Estabelecida a preliminar do problema, resta ainda encontrar quatro palavras, de cinco letras cada e cuja letra central será inevitavelmente um E ou um T. Esta limitação, por mais cerceadora que pareça, facilita a tarefa proposta. Loreius tem um caminho. Com esta cruz central, formada pelo verbo TENET e que tão claramente lembra os pontos cardiais, já não está perdido nos oceanos turvos, sem margens, das palavras.

Chega assim, de experimento em experimento, à sua frase em ângulo, vista entre espelhos invisíveis que ao mesmo tempo a cortam e a completam - e que, gravada em pedra, reproduzida em pergaminhos, se difundirá pelo mundo, intrigando os que com ela se defrontam e que inutilmente pensam em desmontá-la, alterá-la, subtrair-lhe uma só letra, pois a frase nos fita como um olho, inviolável, circular na sua quadradura, tão perfeita que tocá-la é ferir uma pupila a golpes de estilete.
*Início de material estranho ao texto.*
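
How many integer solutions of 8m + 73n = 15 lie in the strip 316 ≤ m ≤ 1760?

gcd(73, 8) = 1.
By Bézout, 8·(-9) + 73·(1) = 1.
Particular solution: (11, -1).
General solution: m = 11 + 73t, n = -1 - 8t for integer t.
316 ≤ 11 + 73t ≤ 1760 gives t ∈ [5, 23], which is 19 values.

19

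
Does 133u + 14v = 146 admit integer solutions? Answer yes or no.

no

gcd(133, 14) = 7.
7 does not divide 146 (remainder 6), so no integer solutions.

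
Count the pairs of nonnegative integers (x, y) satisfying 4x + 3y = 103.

9

gcd(4, 3) = 1  (4 = 1·3 + 1, 3 = 3·1).
Back-substituting, 4·(1) + 3·(-1) = 1.
Scale by 103: one solution is (103, -103). Reduce x mod 3: (1, 33).
General: x = 1 + 3t, y = 33 - 4t.
x ≥ 0 ⇒ t ≥ 0; y ≥ 0 ⇒ t ≤ 8. So t ∈ [0, 8]: 9 solutions.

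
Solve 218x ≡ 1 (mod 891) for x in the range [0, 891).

gcd(891, 218) = 1  (891 = 4·218 + 19, 218 = 11·19 + 9, 19 = 2·9 + 1, 9 = 9·1).
Back-substituting, 218·(-94) + 891·(23) = 1.
So 218·-94 ≡ 1 (mod 891), and -94 mod 891 = 797.

797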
SATOR AREPO TENET OPERA ROTAS. O sentido exato da expressão, tão concisa, perder-se-á com o tempo, tornando-a ambígua. Aos contemporâneos de Loreius, porém, a sentença é de uma grande clareza e o seu único mistério consiste numa duplicidade de sentido. Diz-se: O lavrador mantém cuidadosamente a charrua nos sulcos. E também se entende: O Lavrador sustém cuidadosamente o mundo em sua órbita. Esta última significação, portanto, atende também aos anseios místicos de Ubonius. Sobre um campo instável, o mundo, reina uma vontade imutável.